Celebespost Makassar Sulsel -- Satuan Reserse Narkoba Polrestabes Makassar berhasil membongkar jaringan peredaran narkotika internasional yang terhubung dengan Malaysia dan sejumlah provinsi di Indonesia. Dalam pengungkapan tersebut, polisi menyita sekitar 6 kilogram sabu dan menangkap tujuh tersangka di tiga wilayah berbeda, yakni Makassar, Jakarta, dan Riau.
Kapolrestabes Makassar, Arya Perdana, mengatakan pengungkapan bahwa, kasus ini merupakan hasil pengembangan satu laporan polisi (LP) yang dilakukan secara bertahap sejak Januari 2026.
“Dari tujuh tersangka itu, barang bukti yang berhasil diamankan kurang lebih 6 kilogram sabu dengan nilai taksiran mencapai Rp12,1 miliar,” Ujar Arya Perdana saat konferensi pers, Sabtu (23/5/2026).

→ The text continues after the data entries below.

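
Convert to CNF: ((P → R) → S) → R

(¬P ∨ R) ∧ (¬S ∨ R)

((P → R) → S) → R
≡ ¬((P → R) → S) ∨ R   (eliminate →)
≡ ¬(¬(P → R) ∨ S) ∨ R   (eliminate →)
≡ ¬(¬(¬P ∨ R) ∨ S) ∨ R   (eliminate →)
≡ (¬¬(¬P ∨ R) ∧ ¬S) ∨ R   (De Morgan)
≡ ((¬P ∨ R) ∧ ¬S) ∨ R   (double negation)
≡ (¬P ∨ R ∨ R) ∧ (¬S ∨ R)   (distribute ∨ over ∧)
≡ (¬P ∨ R) ∧ (¬S ∨ R)   (simplify)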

Menurut Arya, pengungkapan tersebut tidak hanya mencegah peredaran narkoba di masyarakat, tetapi juga menyelamatkan puluhan ribu jiwa dari dampak penyalahgunaan narkotika.

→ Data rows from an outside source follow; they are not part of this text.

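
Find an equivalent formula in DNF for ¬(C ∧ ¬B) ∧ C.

B ∧ C

¬(C ∧ ¬B) ∧ C
⇔ (¬C ∨ ¬¬B) ∧ C   [De Morgan]
⇔ (¬C ∨ B) ∧ C   [double negation]
⇔ (¬C ∧ C) ∨ (B ∧ C)   [distribute ∧ over ∨]
⇔ B ∧ C   [simplify]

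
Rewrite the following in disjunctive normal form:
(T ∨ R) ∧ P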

“Kalau barang ini berhasil beredar, diperkirakan bisa merusak sekitar 36.402 jiwa. Selain itu, negara juga bisa menghemat potensi biaya rehabilitasi hingga Rp109,2 miliar,” Jelasnya.
Lebih jauh dijelaskannya, kasus ini bermula dari penangkapan seorang tersangka berinisial EB di Jalan Abdul Rahman Basalamah, Kecamatan Panakkukang, Kota Makassar, pada Januari 2026. Dari tangan EB, polisi menemukan 44 gram sabu.

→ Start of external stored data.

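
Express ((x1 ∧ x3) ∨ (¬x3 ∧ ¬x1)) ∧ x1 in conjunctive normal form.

(x3 ∨ ¬x1) ∧ x1

((x1 ∧ x3) ∨ (¬x3 ∧ ¬x1)) ∧ x1
= (x1 ∨ ¬x3) ∧ (x1 ∨ ¬x1) ∧ (x3 ∨ ¬x3) ∧ (x3 ∨ ¬x1) ∧ x1   — distribute ∨ over ∧
= (x3 ∨ ¬x1) ∧ x1   — simplify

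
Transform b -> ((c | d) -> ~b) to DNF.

~b | (~c & ~d)

b -> ((c | d) -> ~b)
= ~b | ((c | d) -> ~b)   [eliminate ->]
= ~b | ~(c | d) | ~b   [eliminate ->]
= ~b | (~c & ~d) | ~b   [De Morgan]
= ~b | (~c & ~d)   [simplify]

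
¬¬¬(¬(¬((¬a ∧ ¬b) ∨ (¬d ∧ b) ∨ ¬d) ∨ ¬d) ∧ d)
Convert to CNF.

¬¬¬(¬(¬((¬a ∧ ¬b) ∨ (¬d ∧ b) ∨ ¬d) ∨ ¬d) ∧ d)
≡ ¬(¬(¬((¬a ∧ ¬b) ∨ (¬d ∧ b) ∨ ¬d) ∨ ¬d) ∧ d)   [double negation]
≡ ¬¬(¬((¬a ∧ ¬b) ∨ (¬d ∧ b) ∨ ¬d) ∨ ¬d) ∨ ¬d   [De Morgan]
≡ ¬((¬a ∧ ¬b) ∨ (¬d ∧ b) ∨ ¬d) ∨ ¬d ∨ ¬d   [double negation]
≡ (¬(¬a ∧ ¬b) ∧ ¬(¬d ∧ b) ∧ ¬¬d) ∨ ¬d ∨ ¬d   [De Morgan]
≡ ((¬¬a ∨ ¬¬b) ∧ ¬(¬d ∧ b) ∧ ¬¬d) ∨ ¬d ∨ ¬d   [De Morgan]
≡ ((a ∨ ¬¬b) ∧ ¬(¬d ∧ b) ∧ ¬¬d) ∨ ¬d ∨ ¬d   [double negation]
≡ ((a ∨ b) ∧ ¬(¬d ∧ b) ∧ ¬¬d) ∨ ¬d ∨ ¬d   [double negation]
≡ ((a ∨ b) ∧ (¬¬d ∨ ¬b) ∧ ¬¬d) ∨ ¬d ∨ ¬d   [De Morgan]
≡ ((a ∨ b) ∧ (d ∨ ¬b) ∧ ¬¬d) ∨ ¬d ∨ ¬d   [double negation]
≡ ((a ∨ b) ∧ (d ∨ ¬b) ∧ d) ∨ ¬d ∨ ¬d   [double negation]
≡ (a ∨ b ∨ ¬d ∨ ¬d) ∧ (d ∨ ¬b ∨ ¬d ∨ ¬d) ∧ (d ∨ ¬d ∨ ¬d)   [distribute ∨ over ∧]
≡ a ∨ b ∨ ¬d   [simplify]

a ∨ b ∨ ¬d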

Dari hasil pemeriksaan, polisi melakukan pengembangan dan menemukan keterlibatan seorang perempuan berinisial WM yang berada di Jakarta.
“Tersangka WM ditangkap di sebuah apartemen di Jakarta Barat dengan barang bukti 23 gram sabu. Ini merupakan jaringan Jakarta-Makassar,” Jelas Kapolrestabes Makassar.
Kasat Narkoba Polrestabes Makassar, Lulik Febyantara, menambahkan pengembangan kembali dilakukan pada Mei 2026. Polisi kemudian menemukan transaksi sabu seberat 1 kilogram di sebuah apartemen kawasan Kecamatan Panakkukang, Kota Makassar.
“Sabu 1 kilogram itu rencananya akan diedarkan di Makassar,” Ujar Lulik.
Pengembangan kasus selanjutnya mengarah ke Pekanbaru, Riau. Tim Satresnarkoba Polrestabes Makassar pun melakukan pengejaran hingga berhasil menangkap tiga tersangka yang berperan sebagai kurir.
“Saya sendiri yang memimpin pengejaran ke Pekanbaru. Dari sana kami mengamankan tiga tersangka dengan barang bukti 5 kilogram sabu,” Bebernya.
Dari hasil pemeriksaan, polisi mengungkap bahwa beberapa tersangka merupakan residivis kasus narkoba yang telah beroperasi sejak 2018 dan berulang kali keluar masuk penjara.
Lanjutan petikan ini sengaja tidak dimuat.